Remember there are different \(t\)-tests for different kinds of research designs. When your design is a between-subjects design, you use an independent samples t-test. Between-subjects design involve different people or subjects in each experimental condition. If there are two conditions, and 10 people in each, then there are 20 total people. And, there are no paired scores, because every single person is measured once, not twice, no repeated measures. Because there are no repeated measures we can’t look at the difference scores between conditions one and two. The scores are not paired in any meaningful way, to it doesn’t make sense to subtract them. So what do we do?
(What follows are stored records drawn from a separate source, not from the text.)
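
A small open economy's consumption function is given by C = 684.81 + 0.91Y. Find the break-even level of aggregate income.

At break-even, C = Y: 684.81 + 0.91Y = Y
0.09Y = 684.81, so Y = 684.81/0.09 = 7609

Y = 7609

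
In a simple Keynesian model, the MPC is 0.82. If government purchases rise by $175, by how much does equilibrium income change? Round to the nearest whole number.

ΔY ≈ 972

The multiplier is 1/(1 − MPC) = 1/0.18.
ΔY = 175/0.18 = 972.22 ≈ 972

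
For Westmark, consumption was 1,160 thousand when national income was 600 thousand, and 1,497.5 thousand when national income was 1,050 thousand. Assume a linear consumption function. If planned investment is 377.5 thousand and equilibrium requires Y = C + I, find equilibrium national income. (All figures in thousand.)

MPC = (1497.5 − 1160)/(1050 − 600) = 337.5/450 = 0.75
a = 1160 − 0.75(600) = 710
Equilibrium: Y = 710 + 0.75Y + 377.5
0.25Y = 1087.5, so Y = 1087.5/0.25 = 4350

Y = 4350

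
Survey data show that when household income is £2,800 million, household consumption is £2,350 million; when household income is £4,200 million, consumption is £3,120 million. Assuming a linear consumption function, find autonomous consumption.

MPC = ΔC/ΔY = (3120 − 2350)/(4200 − 2800) = 770/1400 = 0.55
a = C − MPC·Y = 2350 − 0.55(2800) = 2350 − 1540 = 810

a = 810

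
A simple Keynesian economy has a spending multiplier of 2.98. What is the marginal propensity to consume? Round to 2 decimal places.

MPC = 0.66

k = 1/(1 − MPC), so 1 − MPC = 1/k = 1/2.98 = 0.3356
MPC = 1 − 0.3356 = 0.66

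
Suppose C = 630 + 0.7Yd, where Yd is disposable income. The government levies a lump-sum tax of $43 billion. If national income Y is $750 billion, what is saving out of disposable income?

S = -417.9

Yd = Y − T = 750 − 43 = 707
C = 630 + 0.7(707) = 630 + 494.9 = 1124.9
S = Yd − C = 707 − 1124.9 = -417.9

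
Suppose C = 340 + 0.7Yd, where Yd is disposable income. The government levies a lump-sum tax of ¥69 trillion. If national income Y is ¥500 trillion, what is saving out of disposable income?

S = -210.7

Yd = Y − T = 500 − 69 = 431
C = 340 + 0.7(431) = 340 + 301.7 = 641.7
S = Yd − C = 431 − 641.7 = -210.7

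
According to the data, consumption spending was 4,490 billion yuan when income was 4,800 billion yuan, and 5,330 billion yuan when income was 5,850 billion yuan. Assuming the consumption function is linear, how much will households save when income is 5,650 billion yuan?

MPC = (5330 − 4490)/(5850 − 4800) = 840/1050 = 0.8
a = 4490 − 0.8(4800) = 4490 − 3840 = 650
C = 650 + 0.8(5650) = 5170
S = 5650 − 5170 = 480

S = 480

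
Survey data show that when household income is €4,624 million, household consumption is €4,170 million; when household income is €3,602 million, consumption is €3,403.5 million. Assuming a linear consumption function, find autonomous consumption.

MPC = ΔC/ΔY = (4170 − 3403.5)/(4624 − 3602) = 766.5/1022 = 0.75
a = C − MPC·Y = 3403.5 − 0.75(3602) = 3403.5 − 2701.5 = 702

a = 702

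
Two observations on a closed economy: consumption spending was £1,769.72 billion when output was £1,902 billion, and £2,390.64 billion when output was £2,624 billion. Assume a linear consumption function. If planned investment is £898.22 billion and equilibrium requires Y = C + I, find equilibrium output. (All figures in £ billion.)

MPC = (2390.64 − 1769.72)/(2624 − 1902) = 620.92/722 = 0.86
a = 1769.72 − 0.86(1902) = 134
Equilibrium: Y = 134 + 0.86Y + 898.22
0.14Y = 1032.22, so Y = 1032.22/0.14 = 7373

Y = 7373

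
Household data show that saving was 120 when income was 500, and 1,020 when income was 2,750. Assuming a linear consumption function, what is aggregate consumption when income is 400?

MPS = ΔS/ΔY = (1020 − 120)/(2750 − 500) = 900/2250 = 0.4
MPC = 1 − MPS = 0.6
Autonomous saving = 120 − 0.4(500) = -80, so a = 80
C = 80 + 0.6(400) = 80 + 240 = 320

C = 320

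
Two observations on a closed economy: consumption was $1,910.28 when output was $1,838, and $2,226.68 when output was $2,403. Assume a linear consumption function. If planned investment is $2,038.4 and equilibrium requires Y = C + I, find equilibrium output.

MPC = (2226.68 − 1910.28)/(2403 − 1838) = 316.4/565 = 0.56
a = 1910.28 − 0.56(1838) = 881
Equilibrium: Y = 881 + 0.56Y + 2038.4
0.44Y = 2919.4, so Y = 2919.4/0.44 = 6635

Y = 6635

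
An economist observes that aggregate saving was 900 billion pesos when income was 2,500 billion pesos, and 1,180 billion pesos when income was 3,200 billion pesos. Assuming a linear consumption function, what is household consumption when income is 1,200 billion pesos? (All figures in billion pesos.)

MPS = ΔS/ΔY = (1180 − 900)/(3200 − 2500) = 280/700 = 0.4
MPC = 1 − MPS = 0.6
Autonomous saving = 900 − 0.4(2500) = -100, so a = 100
C = 100 + 0.6(1200) = 100 + 720 = 820

C = 820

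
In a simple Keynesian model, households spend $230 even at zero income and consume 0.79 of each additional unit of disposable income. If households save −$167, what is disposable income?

S = Y − C = -230 + 0.21Y
-230 + 0.21Y = -167, so 0.21Y = 63 and Y = 300

Y = 300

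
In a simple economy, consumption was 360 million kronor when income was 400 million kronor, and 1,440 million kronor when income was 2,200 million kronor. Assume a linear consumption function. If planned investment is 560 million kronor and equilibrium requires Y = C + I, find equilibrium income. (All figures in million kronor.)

MPC = (1440 − 360)/(2200 − 400) = 1080/1800 = 0.6
a = 360 − 0.6(400) = 120
Equilibrium: Y = 120 + 0.6Y + 560
0.4Y = 680, so Y = 680/0.4 = 1700

Y = 1700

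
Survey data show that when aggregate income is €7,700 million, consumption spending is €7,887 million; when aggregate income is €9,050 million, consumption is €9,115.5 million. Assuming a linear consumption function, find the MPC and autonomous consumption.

MPC = ΔC/ΔY = (9115.5 − 7887)/(9050 − 7700) = 1228.5/1350 = 0.91
a = C − MPC·Y = 7887 − 0.91(7700) = 7887 − 7007 = 880

MPC = 0.91; a = 880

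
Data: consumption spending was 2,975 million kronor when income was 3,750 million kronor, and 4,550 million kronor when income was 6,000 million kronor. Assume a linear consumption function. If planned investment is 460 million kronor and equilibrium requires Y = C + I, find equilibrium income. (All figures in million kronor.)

MPC = (4550 − 2975)/(6000 − 3750) = 1575/2250 = 0.7
a = 2975 − 0.7(3750) = 350
Equilibrium: Y = 350 + 0.7Y + 460
0.3Y = 810, so Y = 810/0.3 = 2700

Y = 2700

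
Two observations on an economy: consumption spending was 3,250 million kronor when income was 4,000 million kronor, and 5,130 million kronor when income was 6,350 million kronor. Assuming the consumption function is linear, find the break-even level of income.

Y = 250

MPC = (5130 − 3250)/(6350 − 4000) = 1880/2350 = 0.8
a = 3250 − 0.8(4000) = 3250 − 3200 = 50
Break-even: Y = a/(1−MPC) = 50/0.2 = 250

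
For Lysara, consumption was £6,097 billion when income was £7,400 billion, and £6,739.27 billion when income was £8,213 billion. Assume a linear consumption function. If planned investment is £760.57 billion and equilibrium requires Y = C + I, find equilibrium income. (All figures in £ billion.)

Y = 4817

MPC = (6739.27 − 6097)/(8213 − 7400) = 642.27/813 = 0.79
a = 6097 − 0.79(7400) = 251
Equilibrium: Y = 251 + 0.79Y + 760.57
0.21Y = 1011.57, so Y = 1011.57/0.21 = 4817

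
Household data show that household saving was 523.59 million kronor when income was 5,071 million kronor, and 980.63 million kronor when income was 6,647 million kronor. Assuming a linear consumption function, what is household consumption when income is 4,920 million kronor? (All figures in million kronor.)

C = 4440.2

MPS = ΔS/ΔY = (980.63 − 523.59)/(6647 − 5071) = 457.04/1576 = 0.29
MPC = 1 − MPS = 0.71
Autonomous saving = 523.59 − 0.29(5071) = -947, so a = 947
C = 947 + 0.71(4920) = 947 + 3493.2 = 4440.2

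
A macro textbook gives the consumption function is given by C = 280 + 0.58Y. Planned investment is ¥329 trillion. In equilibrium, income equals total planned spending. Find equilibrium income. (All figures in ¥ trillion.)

Y = 1450

Y = C + I = 280 + 0.58Y + 329
Y − 0.58Y = 609
0.42Y = 609, so Y = 609/0.42 = 1450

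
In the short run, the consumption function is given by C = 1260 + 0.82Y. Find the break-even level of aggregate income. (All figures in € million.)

Y = 7000

At break-even, C = Y: 1260 + 0.82Y = Y
0.18Y = 1260, so Y = 1260/0.18 = 7000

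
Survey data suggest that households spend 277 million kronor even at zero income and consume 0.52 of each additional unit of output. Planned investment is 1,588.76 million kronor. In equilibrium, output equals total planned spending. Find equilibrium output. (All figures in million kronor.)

Y = C + I = 277 + 0.52Y + 1588.76
Y − 0.52Y = 1865.76
0.48Y = 1865.76, so Y = 1865.76/0.48 = 3887

Y = 3887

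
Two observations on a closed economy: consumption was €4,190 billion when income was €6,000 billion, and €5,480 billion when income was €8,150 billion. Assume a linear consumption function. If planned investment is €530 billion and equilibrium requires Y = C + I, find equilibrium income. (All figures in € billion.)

Y = 2800

MPC = (5480 − 4190)/(8150 − 6000) = 1290/2150 = 0.6
a = 4190 − 0.6(6000) = 590
Equilibrium: Y = 590 + 0.6Y + 530
0.4Y = 1120, so Y = 1120/0.4 = 2800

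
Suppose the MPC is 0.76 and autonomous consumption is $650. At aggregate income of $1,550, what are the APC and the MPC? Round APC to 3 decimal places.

APC = 1.179; MPC = 0.76

MPC = 0.76 (the slope of the consumption function)
C = 650 + 0.76(1550) = 1828, so APC = 1828/1550 = 1.179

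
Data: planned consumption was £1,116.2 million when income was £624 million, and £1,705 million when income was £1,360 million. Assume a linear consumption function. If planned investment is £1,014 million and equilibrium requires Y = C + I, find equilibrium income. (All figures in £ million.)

MPC = (1705 − 1116.2)/(1360 − 624) = 588.8/736 = 0.8
a = 1116.2 − 0.8(624) = 617
Equilibrium: Y = 617 + 0.8Y + 1014
0.2Y = 1631, so Y = 1631/0.2 = 8155

Y = 8155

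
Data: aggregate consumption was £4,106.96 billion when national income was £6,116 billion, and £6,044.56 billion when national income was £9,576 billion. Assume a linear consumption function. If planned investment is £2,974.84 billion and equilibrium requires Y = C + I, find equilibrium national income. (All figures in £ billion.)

MPC = (6044.56 − 4106.96)/(9576 − 6116) = 1937.6/3460 = 0.56
a = 4106.96 − 0.56(6116) = 682
Equilibrium: Y = 682 + 0.56Y + 2974.84
0.44Y = 3656.84, so Y = 3656.84/0.44 = 8311

Y = 8311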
The logic of the independent samples t-test is the very same as the other \(t\)-tests. We calculated the means for each group, then we find the difference. That goes into the numerator of the t formula. Then we get an estimate of the variation for the denominator. We divide the mean difference by the estimate of the variation, and we get \(t\text{.}\) It’s the same as before.
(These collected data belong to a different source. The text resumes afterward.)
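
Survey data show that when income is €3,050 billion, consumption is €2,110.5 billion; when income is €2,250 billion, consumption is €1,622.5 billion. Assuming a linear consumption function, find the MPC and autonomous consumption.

MPC = 0.61; a = 250

MPC = ΔC/ΔY = (2110.5 − 1622.5)/(3050 − 2250) = 488/800 = 0.61
a = C − MPC·Y = 1622.5 − 0.61(2250) = 1622.5 − 1372.5 = 250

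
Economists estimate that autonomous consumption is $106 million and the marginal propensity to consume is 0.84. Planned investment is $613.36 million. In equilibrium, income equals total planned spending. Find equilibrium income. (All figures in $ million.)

Y = 4496

Y = C + I = 106 + 0.84Y + 613.36
Y − 0.84Y = 719.36
0.16Y = 719.36, so Y = 719.36/0.16 = 4496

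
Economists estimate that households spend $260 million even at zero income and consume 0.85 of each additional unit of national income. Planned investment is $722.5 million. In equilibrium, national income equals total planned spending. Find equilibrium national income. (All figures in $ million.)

Y = 6550

Y = C + I = 260 + 0.85Y + 722.5
Y − 0.85Y = 982.5
0.15Y = 982.5, so Y = 982.5/0.15 = 6550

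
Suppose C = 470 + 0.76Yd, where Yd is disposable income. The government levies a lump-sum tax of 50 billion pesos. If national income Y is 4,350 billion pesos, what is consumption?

Yd = Y − T = 4350 − 50 = 4300
C = 470 + 0.76(4300) = 470 + 3268 = 3738

C = 3738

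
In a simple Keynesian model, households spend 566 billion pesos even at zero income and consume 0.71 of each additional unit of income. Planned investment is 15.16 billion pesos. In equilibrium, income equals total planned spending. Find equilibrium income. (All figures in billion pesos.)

Y = 2004

Y = C + I = 566 + 0.71Y + 15.16
Y − 0.71Y = 581.16
0.29Y = 581.16, so Y = 581.16/0.29 = 2004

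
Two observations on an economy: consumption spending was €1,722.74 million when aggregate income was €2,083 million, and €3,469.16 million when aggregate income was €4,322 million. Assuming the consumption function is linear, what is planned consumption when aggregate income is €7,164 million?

MPC = (3469.16 − 1722.74)/(4322 − 2083) = 1746.42/2239 = 0.78
a = 1722.74 − 0.78(2083) = 1722.74 − 1624.74 = 98
C = 98 + 0.78(7164) = 98 + 5587.92 = 5685.92

C = 5685.92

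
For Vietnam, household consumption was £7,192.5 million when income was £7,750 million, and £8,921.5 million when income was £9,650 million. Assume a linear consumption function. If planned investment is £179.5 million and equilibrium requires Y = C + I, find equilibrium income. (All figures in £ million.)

Y = 3550

MPC = (8921.5 − 7192.5)/(9650 − 7750) = 1729/1900 = 0.91
a = 7192.5 − 0.91(7750) = 140
Equilibrium: Y = 140 + 0.91Y + 179.5
0.09Y = 319.5, so Y = 319.5/0.09 = 3550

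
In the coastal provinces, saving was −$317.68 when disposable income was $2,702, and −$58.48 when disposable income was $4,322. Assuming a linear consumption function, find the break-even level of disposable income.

Y = 4687.5

MPS = ΔS/ΔY = (-58.48 − (-317.68))/(4322 − 2702) = 259.2/1620 = 0.16
MPC = 1 − MPS = 0.84
From S(2702) = -317.68: −a + 0.16(2702) = -317.68, so a = 432.32 − (-317.68) = 750
Break-even (S = 0): Y = a/MPS = 750/0.16 = 4687.5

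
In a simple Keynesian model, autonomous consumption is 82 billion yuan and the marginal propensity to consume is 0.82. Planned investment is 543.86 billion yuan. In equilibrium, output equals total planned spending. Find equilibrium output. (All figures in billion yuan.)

Y = 3477

Y = C + I = 82 + 0.82Y + 543.86
Y − 0.82Y = 625.86
0.18Y = 625.86, so Y = 625.86/0.18 = 3477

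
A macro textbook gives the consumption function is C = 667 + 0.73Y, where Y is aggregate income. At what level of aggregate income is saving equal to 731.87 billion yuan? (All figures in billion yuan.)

Y = 5181

S = Y − C = -667 + 0.27Y
-667 + 0.27Y = 731.87, so 0.27Y = 1398.87 and Y = 5181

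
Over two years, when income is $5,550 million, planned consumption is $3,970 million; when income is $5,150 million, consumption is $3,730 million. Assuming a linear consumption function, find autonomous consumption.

a = 640

MPC = ΔC/ΔY = (3970 − 3730)/(5550 − 5150) = 240/400 = 0.6
a = C − MPC·Y = 3730 − 0.6(5150) = 3730 − 3090 = 640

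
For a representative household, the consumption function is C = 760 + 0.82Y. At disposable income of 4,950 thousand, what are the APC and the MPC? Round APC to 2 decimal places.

APC = 0.97; MPC = 0.82

MPC = 0.82 (the slope of the consumption function)
C = 760 + 0.82(4950) = 4819, so APC = 4819/4950 = 0.97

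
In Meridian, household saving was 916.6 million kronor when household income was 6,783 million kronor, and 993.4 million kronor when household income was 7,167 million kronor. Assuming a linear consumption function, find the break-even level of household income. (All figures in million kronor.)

MPS = ΔS/ΔY = (993.4 − 916.6)/(7167 − 6783) = 76.8/384 = 0.2
MPC = 1 − MPS = 0.8
From S(6783) = 916.6: −a + 0.2(6783) = 916.6, so a = 1356.6 − 916.6 = 440
Break-even (S = 0): Y = a/MPS = 440/0.2 = 2200

Y = 2200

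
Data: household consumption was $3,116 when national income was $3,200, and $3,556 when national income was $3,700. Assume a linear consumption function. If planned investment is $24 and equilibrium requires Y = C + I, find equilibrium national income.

MPC = (3556 − 3116)/(3700 − 3200) = 440/500 = 0.88
a = 3116 − 0.88(3200) = 300
Equilibrium: Y = 300 + 0.88Y + 24
0.12Y = 324, so Y = 324/0.12 = 2700

Y = 2700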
The only wrinkle here is what goes into the denominator? How should we calculate the estimate of the variance? It would be nice if we could do something very straightforward like this, say for an experiment with two groups A and B:
\begin{equation*}
t = \frac{\bar{A}-\bar{B}}{\left(\frac{\text{SEM}_A+\text{SEM}_B}{2}\right)}
\end{equation*}
In plain language, this is just:
-
Find the mean difference for the top part
-
Compute the SEM (standard error of the mean) for each group, and average them together to make a single estimate, pooling over both samples.
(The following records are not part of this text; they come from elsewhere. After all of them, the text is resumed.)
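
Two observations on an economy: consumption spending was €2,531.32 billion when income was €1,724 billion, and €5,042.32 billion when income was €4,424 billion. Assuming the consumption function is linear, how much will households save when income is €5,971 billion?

MPC = (5042.32 − 2531.32)/(4424 − 1724) = 2511/2700 = 0.93
a = 2531.32 − 0.93(1724) = 2531.32 − 1603.32 = 928
C = 928 + 0.93(5971) = 6481.03
S = 5971 − 6481.03 = -510.03

S = -510.03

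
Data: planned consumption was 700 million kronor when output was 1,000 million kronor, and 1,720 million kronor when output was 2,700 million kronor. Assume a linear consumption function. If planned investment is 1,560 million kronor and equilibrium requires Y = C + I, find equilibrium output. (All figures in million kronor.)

Y = 4150

MPC = (1720 − 700)/(2700 − 1000) = 1020/1700 = 0.6
a = 700 − 0.6(1000) = 100
Equilibrium: Y = 100 + 0.6Y + 1560
0.4Y = 1660, so Y = 1660/0.4 = 4150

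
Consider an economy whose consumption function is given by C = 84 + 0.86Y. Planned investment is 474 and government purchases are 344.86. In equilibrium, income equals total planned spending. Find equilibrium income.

Y = 6449

Y = C + I + G = 84 + 0.86Y + 474 + 344.86
Y − 0.86Y = 902.86
0.14Y = 902.86, so Y = 902.86/0.14 = 6449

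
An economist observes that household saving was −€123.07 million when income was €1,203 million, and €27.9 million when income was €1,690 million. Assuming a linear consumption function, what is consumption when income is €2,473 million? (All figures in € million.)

MPS = ΔS/ΔY = (27.9 − (-123.07))/(1690 − 1203) = 150.97/487 = 0.31
MPC = 1 − MPS = 0.69
Autonomous saving = -123.07 − 0.31(1203) = -496, so a = 496
C = 496 + 0.69(2473) = 496 + 1706.37 = 2202.37

C = 2202.37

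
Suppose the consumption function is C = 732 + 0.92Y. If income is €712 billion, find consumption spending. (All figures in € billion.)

C = 1387.04

C = 732 + 0.92(712) = 732 + 655.04 = 1387.04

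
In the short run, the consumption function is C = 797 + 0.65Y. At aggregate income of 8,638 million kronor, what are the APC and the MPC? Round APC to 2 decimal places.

APC = 0.74; MPC = 0.65

MPC = 0.65 (the slope of the consumption function)
C = 797 + 0.65(8638) = 6411.7, so APC = 6411.7/8638 = 0.74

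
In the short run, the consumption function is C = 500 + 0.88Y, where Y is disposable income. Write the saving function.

S = Y − C = Y − (500 + 0.88Y) = -500 + (1 − 0.88)Y

S = -500 + 0.12Y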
This would be nice, but unfortunately, it turns out that finding the average of two standard errors of the mean is not the best way to do it. This would create a biased estimator of the variation for the hypothesized distribution of no differences. We won’t go into the math here, but instead of the above formula, we an use a different one that gives as an unbiased estimate of the pooled standard error of the sample mean. Our new and improved \(t\) formula would look like this:
\begin{equation*}
t = \frac{\bar{X_A}-\bar{X_B}}{s_p \cdot \sqrt{\frac{1}{n_A} + \frac{1}{n_B}}}
\end{equation*}
and, \(s_p\text{,}\) which is the pooled sample standard deviation is defined as, note the \(s\)es in the formula are variances:
\begin{equation*}
s_p = \sqrt{\frac{(n_A-1)s_A^2 + (n_B-1)s^2_B}{n_A +n_B -2}}
\end{equation*}
Believe you me, that is so much more formula than I wanted to type out. Shall we do one independent \(t\)-test example by hand, just to see the computations? Let’s do it...but in a slightly different way than you expect. Below are the needed steps using software. I made some fake scores for groups A and B. Then, I followed all of the steps from the formula, but made software do each of the calculations. This shows you the needed steps by following the computation. At the end, the \(t\)-test values computed “by hand”, and then the \(t\)-test value that the software outputs using the \(t\)-test function would give the same values for \(t\text{,}\) if you were brave enough to compute \(t\) by hand.
Following the formulas step by step:
-
Mean difference = mean(A) - mean(B) = 3 - 5.6 = -2.6
-
Variance for A = 2.5
-
Variance for B = 5.3
-
Pooled standard deviation \(s_p = \sqrt{\frac{(4 \times 2.5) + (4 \times 5.3)}{8}} = 2.225\)
-
\(\displaystyle t = \frac{-2.6}{2.225 \times \sqrt{\frac{1}{5} + \frac{1}{5}}} = \frac{-2.6}{2.225 \times 0.632} = -1.849\)
Remark 6.4.1. R Code.
Two Sample t-test
data: a and b
t = -2.018, df = 8, p-value = 0.07826
alternative hypothesis: true difference in means is not equal to 0
95 percent confidence interval:
-5.571078 0.371078
sample estimates:
mean of a mean of b
3.0 5.6